Namun di kota perantauannya ia jarang melihat bintang di malam hari, maklum saja cahaya bintang tertutupi oleh polusi udara. Karena gagal melihat bintang, ia alihkan dengan melihat sejumlah kendaraan yang lewat di jalanan.
Untuk menghilangkan kebosanan, mulutnya sambil berhitung,”Satu, dua..tiga,” ujarnya. Namun lama-kelamaan nampaknya ia jenuh, mungkin terlalu banyak kendaraan yang berlalu lalang lewat.
Sambil bersenandung, ia termenung sembari bergumam,” Jika melihat terus kendaraan yang berlalu lalang di jalanan, mataku terlihat penat dan melelahkan. Kapan ya kendaraan ini berhenti dan sepi?”tanyanya dalam hati.
Kemudian batinnya bergemelut sendiri,”Pasti,,pasti semua kendaraan di jalanan ini akan berhenti dan tidak mungkin tidak akan berhenti,”jawabnya dalam hati.
“Ah…benar juga, mungkin semua kendaraan ini akan berhenti pada suatu waktu, apakah malam hari atau dini hari,”batin lainnya menyahut.
Batinnya bertutur lagi,” Jika dipikir kembali, kendaraan-kendaraan yang berlalu lalang di jalan seperti sebuah masalah dalam kehidupan. Yah, jika kita lihat mungkin masalah-masalah yang menimpa kita terus datang dan terus menerus ada. Namun sadarkah kita bahwa semua masalah itu suatu saat pasti berakhir.”

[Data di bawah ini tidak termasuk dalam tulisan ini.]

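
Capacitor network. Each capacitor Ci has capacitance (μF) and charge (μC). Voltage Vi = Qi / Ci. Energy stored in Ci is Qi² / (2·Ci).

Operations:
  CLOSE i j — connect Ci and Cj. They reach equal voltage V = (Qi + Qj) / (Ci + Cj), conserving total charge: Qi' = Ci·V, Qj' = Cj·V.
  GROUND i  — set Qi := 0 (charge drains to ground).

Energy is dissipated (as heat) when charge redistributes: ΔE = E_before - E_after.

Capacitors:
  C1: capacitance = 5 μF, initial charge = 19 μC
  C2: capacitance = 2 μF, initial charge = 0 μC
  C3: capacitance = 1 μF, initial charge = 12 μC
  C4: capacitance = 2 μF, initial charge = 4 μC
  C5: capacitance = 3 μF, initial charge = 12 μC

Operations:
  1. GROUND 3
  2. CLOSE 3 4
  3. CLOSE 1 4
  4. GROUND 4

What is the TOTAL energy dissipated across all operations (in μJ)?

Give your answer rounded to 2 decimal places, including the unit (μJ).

Initial: C1(5μF, Q=19μC, V=3.80V), C2(2μF, Q=0μC, V=0.00V), C3(1μF, Q=12μC, V=12.00V), C4(2μF, Q=4μC, V=2.00V), C5(3μF, Q=12μC, V=4.00V)
Op 1: GROUND 3: Q3=0; energy lost=72.000
Op 2: CLOSE 3-4: Q_total=4.00, C_total=3.00, V=1.33; Q3=1.33, Q4=2.67; dissipated=1.333
Op 3: CLOSE 1-4: Q_total=21.67, C_total=7.00, V=3.10; Q1=15.48, Q4=6.19; dissipated=4.346
Op 4: GROUND 4: Q4=0; energy lost=9.580
Total dissipated: 87.260 μJ

Answer: 87.26 μJ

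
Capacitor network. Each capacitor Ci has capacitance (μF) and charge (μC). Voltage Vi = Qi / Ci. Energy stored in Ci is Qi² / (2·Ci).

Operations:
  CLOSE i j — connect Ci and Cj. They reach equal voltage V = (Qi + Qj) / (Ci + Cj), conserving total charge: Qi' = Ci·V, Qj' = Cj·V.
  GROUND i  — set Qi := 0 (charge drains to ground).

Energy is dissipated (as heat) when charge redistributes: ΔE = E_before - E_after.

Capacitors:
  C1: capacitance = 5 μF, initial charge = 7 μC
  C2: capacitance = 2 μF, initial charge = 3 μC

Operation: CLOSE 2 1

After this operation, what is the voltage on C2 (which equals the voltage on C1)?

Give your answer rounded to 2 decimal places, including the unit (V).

Answer: 1.43 V

Derivation:
Initial: C1(5μF, Q=7μC, V=1.40V), C2(2μF, Q=3μC, V=1.50V)
Op 1: CLOSE 2-1: Q_total=10.00, C_total=7.00, V=1.43; Q2=2.86, Q1=7.14; dissipated=0.007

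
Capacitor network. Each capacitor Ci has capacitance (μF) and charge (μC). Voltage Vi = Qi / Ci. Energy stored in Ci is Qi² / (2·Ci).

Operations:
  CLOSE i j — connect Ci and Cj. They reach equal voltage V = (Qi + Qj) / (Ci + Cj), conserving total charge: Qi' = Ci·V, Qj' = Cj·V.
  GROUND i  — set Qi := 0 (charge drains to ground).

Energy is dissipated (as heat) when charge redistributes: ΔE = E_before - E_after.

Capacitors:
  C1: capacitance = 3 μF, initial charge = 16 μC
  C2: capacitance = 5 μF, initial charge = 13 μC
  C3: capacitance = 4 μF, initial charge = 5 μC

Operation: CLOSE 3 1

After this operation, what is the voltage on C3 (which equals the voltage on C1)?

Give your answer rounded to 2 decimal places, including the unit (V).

Answer: 3.00 V

Derivation:
Initial: C1(3μF, Q=16μC, V=5.33V), C2(5μF, Q=13μC, V=2.60V), C3(4μF, Q=5μC, V=1.25V)
Op 1: CLOSE 3-1: Q_total=21.00, C_total=7.00, V=3.00; Q3=12.00, Q1=9.00; dissipated=14.292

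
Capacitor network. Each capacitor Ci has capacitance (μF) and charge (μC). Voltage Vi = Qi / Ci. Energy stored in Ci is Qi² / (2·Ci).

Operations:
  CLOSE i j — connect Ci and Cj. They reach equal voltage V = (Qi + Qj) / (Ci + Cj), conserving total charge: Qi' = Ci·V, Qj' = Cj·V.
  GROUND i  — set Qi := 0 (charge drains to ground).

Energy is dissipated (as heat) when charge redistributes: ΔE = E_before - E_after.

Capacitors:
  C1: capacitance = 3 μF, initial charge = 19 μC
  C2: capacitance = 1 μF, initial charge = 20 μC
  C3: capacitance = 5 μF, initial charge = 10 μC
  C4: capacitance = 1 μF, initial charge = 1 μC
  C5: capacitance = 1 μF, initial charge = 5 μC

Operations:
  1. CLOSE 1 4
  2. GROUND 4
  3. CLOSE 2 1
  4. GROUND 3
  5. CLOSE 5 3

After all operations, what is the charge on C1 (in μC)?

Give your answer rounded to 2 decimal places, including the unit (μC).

Initial: C1(3μF, Q=19μC, V=6.33V), C2(1μF, Q=20μC, V=20.00V), C3(5μF, Q=10μC, V=2.00V), C4(1μF, Q=1μC, V=1.00V), C5(1μF, Q=5μC, V=5.00V)
Op 1: CLOSE 1-4: Q_total=20.00, C_total=4.00, V=5.00; Q1=15.00, Q4=5.00; dissipated=10.667
Op 2: GROUND 4: Q4=0; energy lost=12.500
Op 3: CLOSE 2-1: Q_total=35.00, C_total=4.00, V=8.75; Q2=8.75, Q1=26.25; dissipated=84.375
Op 4: GROUND 3: Q3=0; energy lost=10.000
Op 5: CLOSE 5-3: Q_total=5.00, C_total=6.00, V=0.83; Q5=0.83, Q3=4.17; dissipated=10.417
Final charges: Q1=26.25, Q2=8.75, Q3=4.17, Q4=0.00, Q5=0.83

Answer: 26.25 μC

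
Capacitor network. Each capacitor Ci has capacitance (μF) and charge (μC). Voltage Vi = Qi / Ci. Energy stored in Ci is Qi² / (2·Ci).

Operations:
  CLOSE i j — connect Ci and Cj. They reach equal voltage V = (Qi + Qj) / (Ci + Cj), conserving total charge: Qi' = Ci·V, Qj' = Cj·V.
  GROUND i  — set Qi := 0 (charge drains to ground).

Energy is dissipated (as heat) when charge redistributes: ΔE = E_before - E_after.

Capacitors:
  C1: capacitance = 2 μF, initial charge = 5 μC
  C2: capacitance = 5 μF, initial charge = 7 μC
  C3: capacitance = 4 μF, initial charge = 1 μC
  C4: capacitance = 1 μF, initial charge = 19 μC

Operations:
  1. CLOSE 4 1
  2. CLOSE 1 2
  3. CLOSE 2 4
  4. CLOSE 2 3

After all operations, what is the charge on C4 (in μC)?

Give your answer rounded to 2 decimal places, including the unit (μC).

Answer: 4.07 μC

Derivation:
Initial: C1(2μF, Q=5μC, V=2.50V), C2(5μF, Q=7μC, V=1.40V), C3(4μF, Q=1μC, V=0.25V), C4(1μF, Q=19μC, V=19.00V)
Op 1: CLOSE 4-1: Q_total=24.00, C_total=3.00, V=8.00; Q4=8.00, Q1=16.00; dissipated=90.750
Op 2: CLOSE 1-2: Q_total=23.00, C_total=7.00, V=3.29; Q1=6.57, Q2=16.43; dissipated=31.114
Op 3: CLOSE 2-4: Q_total=24.43, C_total=6.00, V=4.07; Q2=20.36, Q4=4.07; dissipated=9.260
Op 4: CLOSE 2-3: Q_total=21.36, C_total=9.00, V=2.37; Q2=11.87, Q3=9.49; dissipated=16.226
Final charges: Q1=6.57, Q2=11.87, Q3=9.49, Q4=4.07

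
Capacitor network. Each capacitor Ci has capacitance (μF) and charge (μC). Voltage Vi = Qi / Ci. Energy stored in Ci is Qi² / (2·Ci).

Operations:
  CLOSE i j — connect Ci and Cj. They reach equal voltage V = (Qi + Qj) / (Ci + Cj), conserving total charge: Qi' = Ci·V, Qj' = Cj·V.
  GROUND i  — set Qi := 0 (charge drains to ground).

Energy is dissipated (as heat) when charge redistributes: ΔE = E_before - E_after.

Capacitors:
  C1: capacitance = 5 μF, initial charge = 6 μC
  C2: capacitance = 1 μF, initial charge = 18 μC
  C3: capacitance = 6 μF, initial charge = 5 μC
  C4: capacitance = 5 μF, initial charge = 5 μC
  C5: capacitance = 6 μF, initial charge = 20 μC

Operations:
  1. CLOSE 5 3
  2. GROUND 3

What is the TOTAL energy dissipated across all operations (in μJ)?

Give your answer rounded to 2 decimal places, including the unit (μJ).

Answer: 22.40 μJ

Derivation:
Initial: C1(5μF, Q=6μC, V=1.20V), C2(1μF, Q=18μC, V=18.00V), C3(6μF, Q=5μC, V=0.83V), C4(5μF, Q=5μC, V=1.00V), C5(6μF, Q=20μC, V=3.33V)
Op 1: CLOSE 5-3: Q_total=25.00, C_total=12.00, V=2.08; Q5=12.50, Q3=12.50; dissipated=9.375
Op 2: GROUND 3: Q3=0; energy lost=13.021
Total dissipated: 22.396 μJ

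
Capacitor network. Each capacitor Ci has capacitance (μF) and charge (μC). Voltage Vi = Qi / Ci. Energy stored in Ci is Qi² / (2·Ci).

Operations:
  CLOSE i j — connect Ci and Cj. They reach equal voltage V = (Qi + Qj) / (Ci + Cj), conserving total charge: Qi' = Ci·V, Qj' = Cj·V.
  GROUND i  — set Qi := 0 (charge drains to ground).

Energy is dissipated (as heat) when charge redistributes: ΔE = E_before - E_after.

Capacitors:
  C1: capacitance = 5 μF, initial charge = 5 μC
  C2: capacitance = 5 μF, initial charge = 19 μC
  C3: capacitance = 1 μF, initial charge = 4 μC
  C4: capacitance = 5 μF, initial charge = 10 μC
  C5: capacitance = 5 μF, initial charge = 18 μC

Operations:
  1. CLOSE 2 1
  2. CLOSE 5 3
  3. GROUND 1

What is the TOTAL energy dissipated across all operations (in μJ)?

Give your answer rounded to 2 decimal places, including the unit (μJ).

Initial: C1(5μF, Q=5μC, V=1.00V), C2(5μF, Q=19μC, V=3.80V), C3(1μF, Q=4μC, V=4.00V), C4(5μF, Q=10μC, V=2.00V), C5(5μF, Q=18μC, V=3.60V)
Op 1: CLOSE 2-1: Q_total=24.00, C_total=10.00, V=2.40; Q2=12.00, Q1=12.00; dissipated=9.800
Op 2: CLOSE 5-3: Q_total=22.00, C_total=6.00, V=3.67; Q5=18.33, Q3=3.67; dissipated=0.067
Op 3: GROUND 1: Q1=0; energy lost=14.400
Total dissipated: 24.267 μJ

Answer: 24.27 μJ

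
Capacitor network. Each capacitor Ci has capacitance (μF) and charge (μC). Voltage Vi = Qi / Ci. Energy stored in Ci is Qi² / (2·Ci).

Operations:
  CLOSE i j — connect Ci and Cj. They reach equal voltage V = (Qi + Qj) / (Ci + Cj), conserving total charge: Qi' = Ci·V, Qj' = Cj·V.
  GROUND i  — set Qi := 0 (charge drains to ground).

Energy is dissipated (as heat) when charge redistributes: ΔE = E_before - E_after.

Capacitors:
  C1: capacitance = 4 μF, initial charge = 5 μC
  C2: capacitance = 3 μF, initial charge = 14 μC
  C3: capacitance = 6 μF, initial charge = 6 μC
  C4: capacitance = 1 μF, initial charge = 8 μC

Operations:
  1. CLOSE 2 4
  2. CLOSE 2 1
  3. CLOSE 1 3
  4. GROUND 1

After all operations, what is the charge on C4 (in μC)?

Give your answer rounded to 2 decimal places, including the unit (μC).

Initial: C1(4μF, Q=5μC, V=1.25V), C2(3μF, Q=14μC, V=4.67V), C3(6μF, Q=6μC, V=1.00V), C4(1μF, Q=8μC, V=8.00V)
Op 1: CLOSE 2-4: Q_total=22.00, C_total=4.00, V=5.50; Q2=16.50, Q4=5.50; dissipated=4.167
Op 2: CLOSE 2-1: Q_total=21.50, C_total=7.00, V=3.07; Q2=9.21, Q1=12.29; dissipated=15.482
Op 3: CLOSE 1-3: Q_total=18.29, C_total=10.00, V=1.83; Q1=7.31, Q3=10.97; dissipated=5.149
Op 4: GROUND 1: Q1=0; energy lost=6.687
Final charges: Q1=0.00, Q2=9.21, Q3=10.97, Q4=5.50

Answer: 5.50 μC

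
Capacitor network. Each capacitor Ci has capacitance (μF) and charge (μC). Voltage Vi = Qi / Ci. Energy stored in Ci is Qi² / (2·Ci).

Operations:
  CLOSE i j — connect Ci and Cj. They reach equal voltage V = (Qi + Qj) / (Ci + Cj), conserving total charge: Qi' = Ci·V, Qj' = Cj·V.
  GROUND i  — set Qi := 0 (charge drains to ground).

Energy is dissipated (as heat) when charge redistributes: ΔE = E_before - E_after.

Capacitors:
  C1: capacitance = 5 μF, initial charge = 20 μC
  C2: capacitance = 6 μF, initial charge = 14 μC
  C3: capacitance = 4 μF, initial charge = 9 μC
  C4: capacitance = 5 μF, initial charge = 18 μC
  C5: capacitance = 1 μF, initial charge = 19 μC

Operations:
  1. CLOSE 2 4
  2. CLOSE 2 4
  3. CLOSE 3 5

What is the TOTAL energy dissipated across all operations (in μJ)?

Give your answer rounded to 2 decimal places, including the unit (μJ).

Answer: 114.41 μJ

Derivation:
Initial: C1(5μF, Q=20μC, V=4.00V), C2(6μF, Q=14μC, V=2.33V), C3(4μF, Q=9μC, V=2.25V), C4(5μF, Q=18μC, V=3.60V), C5(1μF, Q=19μC, V=19.00V)
Op 1: CLOSE 2-4: Q_total=32.00, C_total=11.00, V=2.91; Q2=17.45, Q4=14.55; dissipated=2.188
Op 2: CLOSE 2-4: Q_total=32.00, C_total=11.00, V=2.91; Q2=17.45, Q4=14.55; dissipated=0.000
Op 3: CLOSE 3-5: Q_total=28.00, C_total=5.00, V=5.60; Q3=22.40, Q5=5.60; dissipated=112.225
Total dissipated: 114.413 μJ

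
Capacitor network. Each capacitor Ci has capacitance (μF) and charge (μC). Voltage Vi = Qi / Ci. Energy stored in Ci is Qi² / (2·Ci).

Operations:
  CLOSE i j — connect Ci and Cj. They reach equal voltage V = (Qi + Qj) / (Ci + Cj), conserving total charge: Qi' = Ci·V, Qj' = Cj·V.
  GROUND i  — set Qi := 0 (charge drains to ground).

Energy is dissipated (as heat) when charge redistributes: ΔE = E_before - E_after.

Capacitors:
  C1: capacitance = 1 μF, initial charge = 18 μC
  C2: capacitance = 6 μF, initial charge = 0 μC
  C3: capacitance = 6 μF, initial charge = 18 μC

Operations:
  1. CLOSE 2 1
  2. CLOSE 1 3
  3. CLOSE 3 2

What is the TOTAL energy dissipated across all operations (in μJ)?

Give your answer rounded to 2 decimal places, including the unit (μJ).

Initial: C1(1μF, Q=18μC, V=18.00V), C2(6μF, Q=0μC, V=0.00V), C3(6μF, Q=18μC, V=3.00V)
Op 1: CLOSE 2-1: Q_total=18.00, C_total=7.00, V=2.57; Q2=15.43, Q1=2.57; dissipated=138.857
Op 2: CLOSE 1-3: Q_total=20.57, C_total=7.00, V=2.94; Q1=2.94, Q3=17.63; dissipated=0.079
Op 3: CLOSE 3-2: Q_total=33.06, C_total=12.00, V=2.76; Q3=16.53, Q2=16.53; dissipated=0.202
Total dissipated: 139.138 μJ

Answer: 139.14 μJ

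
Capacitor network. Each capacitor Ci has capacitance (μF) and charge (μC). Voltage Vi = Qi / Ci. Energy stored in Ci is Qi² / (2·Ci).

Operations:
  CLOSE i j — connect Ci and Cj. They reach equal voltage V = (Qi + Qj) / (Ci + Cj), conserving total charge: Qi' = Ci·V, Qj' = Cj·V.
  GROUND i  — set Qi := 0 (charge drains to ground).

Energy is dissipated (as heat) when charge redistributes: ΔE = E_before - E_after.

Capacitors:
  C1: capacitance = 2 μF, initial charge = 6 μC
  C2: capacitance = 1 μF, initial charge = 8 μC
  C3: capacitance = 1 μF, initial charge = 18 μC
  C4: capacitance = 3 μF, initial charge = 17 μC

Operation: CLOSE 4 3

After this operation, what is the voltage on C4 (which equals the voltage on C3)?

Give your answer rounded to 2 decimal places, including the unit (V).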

“Seperti kendaraan yang akan sepi jika sudah malam, masalah dalam hidup kita pun pasti akan berakhir jika sudah melewati batas waktunya. Seperti hujan lebat yang terus mengguyur bumi, suatu saat pasti akan berhenti juga, pun dengan masalah dalam hidup kita,” tandasnya dalam hati meneguhkan dirinya sendiri.
Wajahnya yang lelah dan kusut kembali tersenyum. Seolah-olah ia kembali mendapat suntikan semangat yang baru. Ia kembali optimis bahwa semua masalah yang menimpa dirinya pasti akan berhenti jua. Justru masalah itu tanda sayang Allah SWT kepada hamba-hamba-Nya. Allah ingin hamba-Nya naik derajatnya baik di depan-Nya maupun di depan manusia.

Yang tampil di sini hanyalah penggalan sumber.